You can have an anomaly scan from week 18 to week 21 of your pregnancy (which is 21 weeks and 0 days into your pregnancy). It should ideally be in week 19 of your pregnancy (which is 19 weeks and 0 days to 19 weeks and 6 days into your pregnancy).
You can download  leaflets about the anomaly scan in five languages.

If any signs have come up during the anomaly scan, you will be referred to the Amsterdam UMC for further research (i.e. extended scans). 


How is first trimester prenatal screening performed?

After 11 weeks a blood test will be performed by the mother and analyzed by the lab of the Amsterdam UMC.

When can prenatal screening be performed?

NIPT: between 11 and 18 weeks pregnancy (at the lab at Echo Amsterdam)

Combined screening test: the bloodtest can be performed between 9 and 14 weeks pregnancy; the nuchal translucency measurement will be performed between 11 and 14 weeks  (in the Amsterdam UMC location Vumc)

SEO (second trimester anomaly scan): between 19 and 21 weeks pregnancy

What's the difference between NIPT and the combined screening test?

Studies have shown that the NIPT detects more cases of Down syndrome, Edwards’ syndrome and Patau’s syndrome than the combined test, and that it is often more accurate.
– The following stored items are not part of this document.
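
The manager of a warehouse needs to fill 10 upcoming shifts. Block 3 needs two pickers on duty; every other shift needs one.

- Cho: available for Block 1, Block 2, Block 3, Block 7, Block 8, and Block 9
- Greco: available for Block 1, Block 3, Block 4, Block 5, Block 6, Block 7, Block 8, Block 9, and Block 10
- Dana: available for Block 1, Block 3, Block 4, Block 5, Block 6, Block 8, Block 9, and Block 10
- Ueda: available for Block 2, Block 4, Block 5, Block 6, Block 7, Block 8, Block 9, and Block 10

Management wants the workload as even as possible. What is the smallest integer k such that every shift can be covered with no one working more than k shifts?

With 4 pickers and 11 worker-slots to fill, someone must work at least ⌈11/4⌉ = 3 shifts, so k ≥ 3.
k = 3 works: Block 1→Cho, Block 2→Cho, Block 3→Cho+Greco, Block 4→Greco, Block 5→Greco, Block 6→Dana, Block 7→Ueda, Block 8→Dana, Block 9→Ueda, Block 10→Dana.
Loads: Cho 3, Greco 3, Dana 3, Ueda 2 — all ≤ 3.

3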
This means that fewer pregnant women are unnecessarily referred for follow-up diagnostic testing.

What are secondary findings?

As part of the TRIDENT study, pregnant women can indicate whether they would like to be informed about any other chromosomal abnormalities in addition to trisomy 21, 18 and 13. In the context of a screening programme for trisomy 21, 18 and 13 these abnormalities are deemed to be ‘additional findings’. Of the pregnant women who chose to be informed about additional findings, 0.36% were identified as having a high-risk for chromosomal abnormalities other than the common trisomies. If you indicate you want to be informed about any additional findings, only those additional findings will be reported that (1) are known to cause or likely to cause disease, and (2) have severe consequences for the health of the baby if the finding were to be confirmed by diagnostic testing.

What are the costs?

Not all prenatal screening is covered by insurance:

NIPT: €175,-

Combinatietest: €176,96

Structureel echoscopisch onderzoek (second trimester anomaly scan): Covered by your insurancer. If you don’t have an insurance, it will cost €164,92

How to apply for prenatal screening?

The NIPT and Anomaly scan can be performed at our ultrasound center. The combined screening test is done exclusively at Amsterdam UMC location VUmc.

Click here to apply for the NIPT.

How reliable is prenatal screening?

The NIPT will detect:

  • 97 of 100 children with trisomy 21
  • 90 of 100 children with trisomy 18
  • 90 of 100 children with trisomy 13


The combined screening test detects:

  • 85 of 100 children with trisomy 21
  • 77 of 100 children with trisomy 18
  • 65 of 100 children with trisomy 13


The anomaly scan can detect numerous physical defects, however not all defects can be found.

What diagnostic tests are possible?

If the result of the NIPT, combination test shows abnormalities, you will be offered a follow-up examination. This follow-up examination consists of a villus test or an amniocentesis and takes place at the Amsterdam UMC (location VUmc or AMC). These tests determine with certainty whether or not the baby has abnormalities. These tests are invasive, meaning there is a small chance of miscarriage. The chance that this happened with the amniocentesis and villi test is about 1: 500 or 0.2%.

When will I receive the results?

NIPT: Within 12 days

Combined screening test: within a week after the scan if the blood test has been perform a week beforehand.

Anomaly scan: During the scan, the ultrasound expert will explain if she she’s (signs of) an abnormality and will suggest what fruitier research is necessary.

I'm pregnant with twins, can I still perform a NIPT?

Yes, if you are pregnant with twins you can opt for the NIPT non-invasive prenatal test. The result of the NIPT is just as reliable for identical twins as for a singleton. In fraternal twins, the NIPT may be slightly less reliable. Has NIPT found an indication of an abnormality? In that case, it is not known for fraternal twins to which child this result applies. This requires a follow-up examination of both children.